La Festa della Donna è una ricorrenza annuale che viene celebrata non solo per commemorare tutte le conquiste di stampo femminile in ambito economico, politico e sociale, ma soprattutto per mantenere alta l’attenzione sulle discriminazioni e le violenze alle quali esse sono ancora oggi soggette in alcune parti del mondo.

L’8 marzo è ufficialmente la giornata internazionale della donna, una data sulla quale si sono rincorse, per anni, le motivazioni più disparate. La tesi più gettonata è quella secondo la quale tale data è collegata ad una strage avvenuta a New York dove, sempre secondo il racconto, oltre 140 donne furono brutalmente arse vive dal proprio datore di lavoro che, infastidito dalla manifestazione delle operaie, le avrebbe rinchiuse all’interno della fabbrica appiccando successivamente l’incendio. In realtà la triste storia della Triangle Shirtwaist Company è leggermente diversa poiché, oltre ad avere una data differente (la strage infatti è avvenuta il 25 marzo 1911), la tragica morte delle 146 donne nell’incendio pare sia stata causata in realtà dalle precarie condizioni di sicurezza nella quale operavano.

La data convenzionale è invece legata a quella dell’8 marzo 1917 quando una manifestazione di donne a San Pietroburgo, organizzata per rivendicare la fine della guerra, ha letteralmente ispirato numerosi movimenti femministi presenti in quel periodo in tutto il mondo, segnando di fatto il fenomeno di rivendicazione dei diritti delle donne.

Perché la mimosa è il fiore della festa delle donne?

Il simbolo della mimosa come fiore della festa delle donne ha origini nell’ormai lontano 1946 quando l’UDI, Unione Donne Italiane, decise di distribuire tale fiore in occasione di questa ricorrenza.
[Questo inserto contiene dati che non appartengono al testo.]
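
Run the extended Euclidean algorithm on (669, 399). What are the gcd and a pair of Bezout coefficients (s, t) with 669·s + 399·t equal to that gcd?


Euclidean algorithm on (669, 399) — divide until remainder is 0:
  669 = 1 · 399 + 270
  399 = 1 · 270 + 129
  270 = 2 · 129 + 12
  129 = 10 · 12 + 9
  12 = 1 · 9 + 3
  9 = 3 · 3 + 0
gcd(669, 399) = 3.
Track Bezout coefficients alongside the remainders: start with r₀ = 669 = a·1 + b·0 (s = 1, t = 0) and r₁ = 399 = a·0 + b·1 (s = 0, t = 1); each new remainder r_{k+1} = r_{k-1} − q_k·r_k inherits s_{k+1} = s_{k-1} − q_k·s_k, t_{k+1} = t_{k-1} − q_k·t_k, so r_k = a·s_k + b·t_k at every step:
  q = 1: r = 270, s = 1 − 1·0 = 1, t = 0 − 1·1 = -1  (check: 669·1 + 399·(-1) = 270)
  q = 1: r = 129, s = 0 − 1·1 = -1, t = 1 − 1·(-1) = 2  (check: 669·(-1) + 399·2 = 129)
  q = 2: r = 12, s = 1 − 2·(-1) = 3, t = -1 − 2·2 = -5  (check: 669·3 + 399·(-5) = 12)
  q = 10: r = 9, s = -1 − 10·3 = -31, t = 2 − 10·(-5) = 52  (check: 669·(-31) + 399·52 = 9)
  q = 1: r = 3, s = 3 − 1·(-31) = 34, t = -5 − 1·52 = -57  (check: 669·34 + 399·(-57) = 3)
The row with r = 3 (the gcd) gives the Bezout coefficients s = 34, t = -57.
Result: 669 · (34) + 399 · (-57) = 3.

gcd(669, 399) = 3; s = 34, t = -57 (check: 669·34 + 399·(-57) = 3).


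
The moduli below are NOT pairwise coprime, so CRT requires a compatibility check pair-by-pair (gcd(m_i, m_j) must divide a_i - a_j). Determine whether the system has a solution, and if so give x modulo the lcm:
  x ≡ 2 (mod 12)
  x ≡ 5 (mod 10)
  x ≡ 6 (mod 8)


Moduli 12, 10, 8 are not pairwise coprime, so CRT works modulo lcm(m_i) when all pairwise compatibility conditions hold.
Pairwise compatibility: gcd(m_i, m_j) must divide a_i - a_j for every pair.
Merge one congruence at a time:
  Start: x ≡ 2 (mod 12).
  Combine with x ≡ 5 (mod 10): gcd(12, 10) = 2, and 5 - 2 = 3 is NOT divisible by 2.
    ⇒ system is inconsistent (no integer solution).

No solution (the system is inconsistent).


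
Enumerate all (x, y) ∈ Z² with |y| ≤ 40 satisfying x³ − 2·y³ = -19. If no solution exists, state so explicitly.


The equation is x³ - 2y³ = -19. For fixed y, x³ = 2·y³ − 19, so a solution requires the RHS to be a perfect cube.
Strategy: iterate y from -40 to 40, compute RHS = 2·y³ − 19, and check whether it is a (positive or negative) perfect cube.
Check small values of y:
  y = 0: RHS = -19 is not a perfect cube.
  y = 1: RHS = -17 is not a perfect cube.
  y = -1: RHS = -21 is not a perfect cube.
  y = 2: RHS = -3 is not a perfect cube.
  y = -2: RHS = -35 is not a perfect cube.
  y = 3: RHS = 35 is not a perfect cube.
  y = -3: RHS = -73 is not a perfect cube.
Continuing the search up to |y| = 40 finds no solutions either.
No (x, y) in the scanned range satisfies the equation.

No integer solutions with |y| ≤ 40.


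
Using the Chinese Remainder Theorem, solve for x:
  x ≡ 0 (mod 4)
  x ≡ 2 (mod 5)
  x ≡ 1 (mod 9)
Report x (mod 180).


Moduli 4, 5, 9 are pairwise coprime; by CRT there is a unique solution modulo M = 4 · 5 · 9 = 180.
Solve pairwise, accumulating the modulus:
  Start with x ≡ 0 (mod 4).
  Combine with x ≡ 2 (mod 5): since gcd(4, 5) = 1, we get a unique residue mod 20.
    Write x = 0 + 4·t and substitute into x ≡ 2 (mod 5): 4·t ≡ 2 − 0 = 2 (mod 5).
    The inverse of 4 mod 5 is 4 (since 4·4 = 16 = 3·5 + 1), so t ≡ 4·2 = 8 ≡ 3 (mod 5).
    Then x = 0 + 4·3 = 12, valid modulo lcm(4, 5) = 20: x ≡ 12 (mod 20).
  Combine with x ≡ 1 (mod 9): since gcd(20, 9) = 1, we get a unique residue mod 180.
    Write x = 12 + 20·t and substitute into x ≡ 1 (mod 9): 20·t ≡ 1 − 12 = -11 (mod 9).
    Reduce coefficients mod 9: 2·t ≡ 7 (mod 9).
    The inverse of 2 mod 9 is 5 (since 2·5 = 10 = 1·9 + 1), so t ≡ 5·7 = 35 ≡ 8 (mod 9).
    Then x = 12 + 20·8 = 172, valid modulo lcm(20, 9) = 180: x ≡ 172 (mod 180).
Verify: 172 mod 4 = 0 ✓, 172 mod 5 = 2 ✓, 172 mod 9 = 1 ✓.

x ≡ 172 (mod 180).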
La scelta è strettamente legata sia al fatto che tale pianta fiorisce proprio nei primi giorni di marzo, sia al fatto di essere un omaggio poco costoso e quindi accessibile a qualsiasi persona di qualunque astrazione sociale.

La festa della donna contro la violenza sulle donne

Oggi la festa della donna ha acquisito un significato maggiore e si è trasformata in  una manifestazione contro la violenza sulle donne, un fenomeno oggi assai diffuso anche in paesi evoluti come l’Italia. Negli ultimi anni, infatti, sono molte le organizzazioni che si sono schierate contro questo deprecabile fenomeno che vede sempre più donne vittime di abusi e violenze da parte di fidanzati o mariti.

E’ bene precisare che questi crimini efferati non possono essere liquidati come semplici crimini passionali. Uccidere o picchiare una donna è semplicemente un atto vile per il quale non dovrebbero esistere attenuanti ma, purtroppo, ancora oggi, la tutela delle donne è del tutto inefficace.

Per tali motivazioni la Festa delle Donne non è semplicemente un giorno da celebrare, ma è un’occasione per riflettere e per alzare la soglia dell’attenzione su un fenomeno in costante aumento che sempre più di frequente popola le pagine dei giornali.